Study design and reporting
We used a cross sectional study to determine the practice, perceived barriers and motivating factors to medical-incident reporting at MRRH in Southwestern Uganda. This study design was selected to give a snap shot of MIR among HCPs at a tertiary health facility.
Study setting, population, sampling and sample size
This study was conducted at Mbarara Regional Referral Hospital (MRRH), one of the 13 Regional Referral Hospitals in Uganda that receives patients from within and other neighboring countries of Rwanda, Tanzania, Burundi and Democratic Republic of Congo. MRRH was purposively selected because it is the biggest hospital in the southwestern region offering comprehensive subspecialties (clinical and diagnostic services) and cares to an estimated 4 million people.

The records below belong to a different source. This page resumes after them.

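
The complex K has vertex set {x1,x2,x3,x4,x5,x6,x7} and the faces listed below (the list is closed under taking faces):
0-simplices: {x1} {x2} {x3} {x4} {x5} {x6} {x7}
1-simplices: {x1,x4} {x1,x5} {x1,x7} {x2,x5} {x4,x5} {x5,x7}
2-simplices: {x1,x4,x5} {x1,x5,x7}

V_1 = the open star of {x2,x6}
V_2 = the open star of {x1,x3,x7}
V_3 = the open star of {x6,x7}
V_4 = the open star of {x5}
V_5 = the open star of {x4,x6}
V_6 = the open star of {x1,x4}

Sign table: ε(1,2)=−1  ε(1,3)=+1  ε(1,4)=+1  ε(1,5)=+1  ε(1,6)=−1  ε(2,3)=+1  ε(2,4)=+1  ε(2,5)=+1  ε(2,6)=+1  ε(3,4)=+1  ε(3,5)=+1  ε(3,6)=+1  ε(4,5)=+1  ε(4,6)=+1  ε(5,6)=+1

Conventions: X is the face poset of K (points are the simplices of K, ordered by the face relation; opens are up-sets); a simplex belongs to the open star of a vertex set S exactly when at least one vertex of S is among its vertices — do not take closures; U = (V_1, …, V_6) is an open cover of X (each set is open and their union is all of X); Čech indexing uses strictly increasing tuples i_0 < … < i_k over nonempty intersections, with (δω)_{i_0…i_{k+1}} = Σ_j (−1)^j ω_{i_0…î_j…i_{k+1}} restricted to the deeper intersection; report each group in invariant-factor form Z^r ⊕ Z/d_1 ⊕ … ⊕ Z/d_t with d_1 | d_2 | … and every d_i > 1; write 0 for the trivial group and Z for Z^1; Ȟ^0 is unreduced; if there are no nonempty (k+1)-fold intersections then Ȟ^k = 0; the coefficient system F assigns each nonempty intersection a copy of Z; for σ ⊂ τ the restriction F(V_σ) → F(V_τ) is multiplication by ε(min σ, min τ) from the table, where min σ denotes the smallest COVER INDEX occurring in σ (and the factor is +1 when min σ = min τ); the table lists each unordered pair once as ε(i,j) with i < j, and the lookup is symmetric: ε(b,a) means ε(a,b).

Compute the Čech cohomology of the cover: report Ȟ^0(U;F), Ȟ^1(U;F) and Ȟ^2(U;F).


nonempty overlaps:
  V1={{x2},{x6},{x2,x5}} V2={{x1},{x3},{x7},{x1,x4},{x1,x5},{x1,x7},{x5,x7},{x1,x4,x5},{x1,x5,x7}} V3={{x6},{x7},{x1,x7},{x5,x7},{x1,x5,x7}} V4={{x5},{x1,x5},{x2,x5},{x4,x5},{x5,x7},{x1,x4,x5},{x1,x5,x7}} V5={{x4},{x6},{x1,x4},{x4,x5},{x1,x4,x5}} V6={{x1},{x4},{x1,x4},{x1,x5},{x1,x7},{x4,x5},{x1,x4,x5},{x1,x5,x7}}
  V13={{x6}} V14={{x2,x5}} V15={{x6}} V23={{x7},{x1,x7},{x5,x7},{x1,x5,x7}} V24={{x1,x5},{x5,x7},{x1,x4,x5},{x1,x5,x7}} V25={{x1,x4},{x1,x4,x5}} V26={{x1},{x1,x4},{x1,x5},{x1,x7},{x1,x4,x5},{x1,x5,x7}} V34={{x5,x7},{x1,x5,x7}} V35={{x6}} V36={{x1,x7},{x1,x5,x7}} V45={{x4,x5},{x1,x4,x5}} V46={{x1,x5},{x4,x5},{x1,x4,x5},{x1,x5,x7}} V56={{x4},{x1,x4},{x4,x5},{x1,x4,x5}}
  V135={{x6}} V234={{x5,x7},{x1,x5,x7}} V236={{x1,x7},{x1,x5,x7}} V245={{x1,x4,x5}} V246={{x1,x5},{x1,x4,x5},{x1,x5,x7}} V256={{x1,x4},{x1,x4,x5}} V346={{x1,x5,x7}} V456={{x4,x5},{x1,x4,x5}}
  V2346={{x1,x5,x7}} V2456={{x1,x4,x5}}
C dims 6,13,8,2; δ0: rk 5, SNF 1^5; δ1: rk 6, SNF 1^6; δ2: rk 2, SNF 1^2
degree 0: 6−5−0 = 1 → Ȟ^0 ≅ Z
degree 1: 13−6−5 = 2 → Ȟ^1 ≅ Z^2
degree 2: 8−2−6 = 0 → Ȟ^2 ≅ 0

Ȟ^0 ≅ Z, Ȟ^1 ≅ Z^2, Ȟ^2 ≅ 0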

In this study health workers that include: doctors, clinical officers, nurses, dispensers, laboratory personnel, pharmacists and anesthetists respectively were interviewed. Only 158 of 197 (80.2%) health care workers consented to take part in the study. These comprised of nurses (66.5%), anesthetist (1.9%), pharmacist (1.3%), theatre assistant 1.3%) and dispenser (0.6%) respectively. The study population comprised HCPs at MRRH who had served for at least a year. Those who at the time of the study were away for leave were excluded. Census sampling was used in which all the HCPs were considered.
Data instrument and collection
We gathered data using a self-administered questionnaire (Appendix I), and an additional note was attached with each questionnaire which defined the aim of the research. The questionnaire comprised closed ended questions measured on a four-level Likert scale from 1–4 (Strongly agree, Agree, Disagree, and Strongly disagree, respectively). The questionnaire was developed from existing literature on earlier studies [8, 10–15]. It was structured into: Medication, surgical, and preventive incidences/errors ever witnessed at MRRH; individual practice of incidence/error reporting; motivating factors; and perceived barriers towards MIR. Two members of the research team assisted by two senior HCPs who had more than 10 years of experience in patient safety research assessed the questionnaire for face and content validity. Adjustments were made based on the need until such a point when it was deemed satisfactory, that it was even further pretested on thirty HCPs prior to administration to the study participants. The research team liaised with the staff on duty based on the existing monthly rosta, and a convenient time to consent and administer a questionnaire was chosen based on the HCPs availability and work schedule. The research team utilized the existing duty rooms for seeking participant’s consent during which the purpose of the study was explained to participants, and thereafter, a questionnaire was given out to read and fill in as a member of the research team was nearby in case one needed clarification for such a question(s) found difficult to understand. These were rephrased for a clear understanding by the interviewee.
Study variables, population, recruitment criteria and sampling techniques
We extracted data on the types of incidents, motivating factors, and perceived barriers to MIR respectively. The dependent variable was medical incident reporting (MIR), and was measured as a binary outcome (Yes or No). A health worker who was directly or indirectly affect by an incident or promptly reported so that appropriate action was taken was considered to have addressed a medical incident. Conversely, any health worker that observed or was injured or witnessed an injury to a patient or staff but did not report the incident were considered non-compliant. The study population comprised HCPs at MRRH who had served for at least a year. Those who at the time of the study were away for leave were excluded. Census sampling was used in which all the HCPs were considered.
Quality control
The questionnaire was pre-tested among thirty consented HCPs within two health centres (HCs) in Mbarara Municipality, namely: Mbarara Municipal Council HC IV, and Kakoba HC III. Quality of data was guaranteed through self-administered questionnaires to avoid any bias, and the research assistants were available and within close range to the respondents, in case the latter needed clarity. The research assistants checked and ensured the completeness of the questionnaire.
Data analysis
The data gathered was entered into SPSS (statistical software for social scientist), cleaned, then analyzed for univariate, and bivariate at 5% significance level. At univariate analysis, descriptive statistics in the form of frequencies and percentages were used for categorical variables. To establish which factors contributed to MIR, the principle component analysis (PCA) was used and any component loading of greater than 0.60 was considered to significant influence MIR at MRRH. While the Bartlett’s test (approximation of the Chi-square test) was used to test whether the variances in the sample were equal across the groups. Only associations with probability value (P-value) less than 5% were considered to be statistically significant in determining MIR at MRRH.
Ethical considerations
As this study did not involve human sampling or clinical procedures/intervention otherwise considered by Uganda National Council for Science and Technology to interfere with humans [22], it received an exemption of ethical clearance from Clarke International University (Formerly, International Health Sciences University). However, administration approval was obtained and this was presented to the Director MRRH, who then authorized the conduct of this research. In this study, HCPs consent was obtained from all participants. Their responses were treated with utmost confidentiality and not linked to participant’s identity.